И никакого намека на связь с Ковальчуком и тем более с Гайвороном-Баняком. Украл у Ковальчука иконы, чтобы сбыть их за границей? Иконы не иголка, от таможенников не утаишь. Вариант этот, конечно, не исключен… Да только поди докажи его сейчас. Эксперты до сих пор работают с черепом Ковальчука (а может, кого другого, ясности пока никакой, одни предположения), пытаются изготовить фоторобот. Работа трудоемкая, почти ювелирная, стопроцентной гарантии тождества с живым человеком эксперты не дадут, не первый раз. Вот если бы в Москву… Но у них там работы хоть отбавляй, а ждать очереди обстоятельства не позволяют.
Кравчук нахмурился, вспомнив вчерашнюю оперативку.
– … И последнее, товарищ полковник, – адвокат Михайлишин. Вот данные оперативной группы наблюдения.
– Что там у них? – Шумко снял очки и, близоруко щурясь, посмотрел на него исподлобья.
– Ситуация довольно сложная. Михайлишин уже третий день сидит взаперти.
– Почему?
– Взял больничный лист.
– При его годах и здоровье ничего необычного…

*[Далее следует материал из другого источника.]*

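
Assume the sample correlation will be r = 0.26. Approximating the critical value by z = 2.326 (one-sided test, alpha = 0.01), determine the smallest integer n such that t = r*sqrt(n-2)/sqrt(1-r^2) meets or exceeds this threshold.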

– В том-то и дело, что он в данный момент практически здоров. Нам удалось установить, что адвокат воспользовался знакомством с лечащим врачом. Вернее, просто обманул его. Тот не нашел каких-то особых признаков болезни, но поверил Михайлишину на слово – до этого случая у него не было повода не верить адвокату. Тем более что тот действительно до лечения в клинике профессора Иванова был болен.
– Вот это уже по-настоящему интересный факт. Притом труднообъяснимый… Чем он занимается в квартире?
– Михайлишин запасся продуктами и спиртными напитками (чего раньше не наблюдалось) в больших количествах. Посмотрите, там написано, сколько и чего… Чем занимается – трудно сказать, окна зашторены. Даже технические средства наблюдения мало проясняют общую картину. В основном ходит по комнатам, курит, что тоже довольно необычно: курить Михайлишин бросил давно. Спит очень мало.
– Телефон?
– Отключил.
– Попытки вступить в контакт со стороны опергруппы были?
– Да. Пришлось на некоторое время для этого обесточить дом. Под видом электриков…
– Ну и что?
– Долго не откликался на стук, но затем все-таки открыл дверь. В квартире давно не убирались, везде окурки, пепел. Небритый, хмурый и в хорошем подпитии…
– Так. Понятного мало… Что ты можешь предложить?
– Пока ничего, товарищ полковник. Разве что сюда его, к нам…
– На каком основании? И куда? У нас тут не дом отдыха.
– Тогда, может, к нему кого-нибудь из ребят…
– В квартиранты? Бикезин уже был на полном пансионе у Лубенца. Тогда это было хоть в какой-то мере оправдано. А сейчас? В личную жизнь человека, пусть даже в таких, прямо скажем, сложных ситуациях, никто не разрешал нам совать свой нос.
– Так что же делать, товарищ полковник?